PAlady said...
Hi, Nasalady,
I'm sure not the expert on disability here. I'm stumbling around in that labrynth myself. Straydog is kind of our resident "expert", since she worked in that area for many years, and I'm sure she'll be along soon.
Since I've got some academic background, I can understand where you're coming from - especially the desire to want to continue contributing to your profession. I would think, though, that working full time versus contributing occasionally to papers might be different, although I know I've heard straydog say it can be "risky" to continue working after you receive SSD. Maybe it's also going to relate to whether you are just involved in analyzing data and writing activities, or whether you'd be going off on those trips to Hawaii. And what the basis for your disability is - inability to do physical activities or things like difficulty thinking clearly (which would make it difficult to author papers, etc.). I really feel for you, as participating in our profession can be part of what's brought meaning to our lives.

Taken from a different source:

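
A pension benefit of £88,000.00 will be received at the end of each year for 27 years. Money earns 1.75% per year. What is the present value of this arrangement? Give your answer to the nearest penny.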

Thanks so much for your reply, PALady! I'm very glad that someone understands where I'm coming from!
My illnesses affect both my abilities to do physical activities and mental activities. And I haven't been on an observing run in a very long time. I haven't been to a scientific meeting for quite some time either. I probably will never be able to do any of those activities again....
I figured that it might be risky (if I'm on SSDI) to be involved in a paper....it might be misunderstood, exactly the way that bsjaguar apparently misunderstood my post.
I want everyone who reads this thread to understand that if I am able to do any work on a paper, it is EXTREMELY difficult for me!! I have severe brain fog and memory loss at times, I'm also frequently in excruciating pain; I have vertigo and nausea and headaches and my back, neck, rib cage, feet, hands, etc. etc HURT very badly. Not simultaneously thank goodness, and not all of the time....my various body parts usually take turns giving me grief.
Of course, this is why I'm posting on this forum.
If I do work on a paper on any given day I am fully aware that I will probably pay for it by feeling worse the next day. This is the nature of fibromyalgia....and of the other autoimmune diseases that I suffer from. I know many of you understand how this works. But it is important to me to try to do this.
Yes, it does give meaning to my life; it's part of my identity as a person. I would HATE to give it up completely.